Sri Lanka has put forward Mattala Rajapaksa International Airport as a fallback hub for long-haul carriers affected by the ongoing disruption of Middle Eastern airspace, as the regional conflict continues to unsettle key international flight corridors.
The current crisis has led to full or partial closures of civilian airspace across Iran, Iraq, Israel, Qatar and parts of the United Arab Emirates. The consequences have been significant for Gulf aviation. Major hubs such as Dubai International Airport, Hamad International Airport and Zayed International Airport have all been forced to suspend or scale back portions of their operations, putting pressure on Europe–Asia and Europe–Australia traffic flows.
With traditional Gulf transfer points constrained, airlines have had to rethink their operating patterns. In many cases, that has meant rerouting services, inserting technical stops or cancelling flights altogether. Against that backdrop, industry analysts say there is now an urgent need for dependable secondary airports located outside the affected zones. Sri Lanka argues that Mattala, on the country’s southern coast, is well placed to play that role thanks to its location along East–West Indian Ocean flight paths and its distance from the conflict area.
Opened in 2013, Mattala Rajapaksa International Airport was originally conceived as Sri Lanka’s second international airport. It was intended both to reduce congestion at Colombo’s Bandaranaike International Airport and to strengthen Sri Lanka’s position as a regional aviation and logistics platform. The airport was built with a 3,500-metre runway designed to handle large widebody aircraft, alongside modern passenger facilities and cargo infrastructure.
Yet despite that ambition, Mattala struggled almost from the outset to build regular traffic. Its location in Hambantota, more than 200 kilometres from Colombo and the country’s principal population and commercial centre, has long worked against it. Unlike Colombo, Hambantota does not have the same tourism base or economic concentration, and airlines have remained reluctant to establish sustained operations there.
What now works in Mattala’s favour is precisely the infrastructure that once appeared underused. Its 3,500-metre runway can accommodate large aircraft including the Airbus A350, Boeing 777 and Airbus A380, all of which are central to Gulf carrier fleets. That capability, combined with past experience handling diversions, charter services and medical evacuations, has reinforced the airport’s credibility as a contingency location. Sri Lanka’s Civil Aviation Authority has also already included Mattala in official contingency planning frameworks, with particular attention to passenger handling, fuel provision and operational readiness.

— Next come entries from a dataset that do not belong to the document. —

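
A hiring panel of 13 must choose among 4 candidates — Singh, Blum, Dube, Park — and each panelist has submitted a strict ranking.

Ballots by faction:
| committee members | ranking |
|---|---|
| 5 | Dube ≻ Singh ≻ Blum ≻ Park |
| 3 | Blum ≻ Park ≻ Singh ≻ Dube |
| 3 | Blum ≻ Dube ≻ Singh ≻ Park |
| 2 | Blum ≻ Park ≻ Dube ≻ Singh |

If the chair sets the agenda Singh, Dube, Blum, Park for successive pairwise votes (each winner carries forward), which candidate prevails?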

The proposal comes at a time when Sri Lanka’s tourism economy is already feeling the effects of the Middle East disruption. Officials estimate that flight cancellations have contributed to a 20% to 25% decline in tourist arrivals during March, resulting in an immediate revenue shortfall of around US$40 million. Authorities believe that if Gulf carriers begin using Mattala in a formal contingency capacity, the airport could help cushion that blow by supporting the tourism season and generating extra foreign exchange through fuel sales, handling charges and temporary crew accommodation.
However, aviation specialists caution that turning Mattala into a reliable emergency hub will require more than a strategic location and a long runway. Sustaining such a role depends on continued investment in runway and taxiway maintenance, reliable fuel availability, strong ground-handling capabilities and close coordination with regional air traffic authorities. Diplomatic and security sensitivities also remain a critical factor, especially as overflight permissions across multiple Middle Eastern states continue to be politically delicate.
Sri Lanka’s proposal is therefore both practical and opportunistic: a bid to place dormant infrastructure at the centre of an aviation crisis, while also trying to recover some of the economic ground already lost.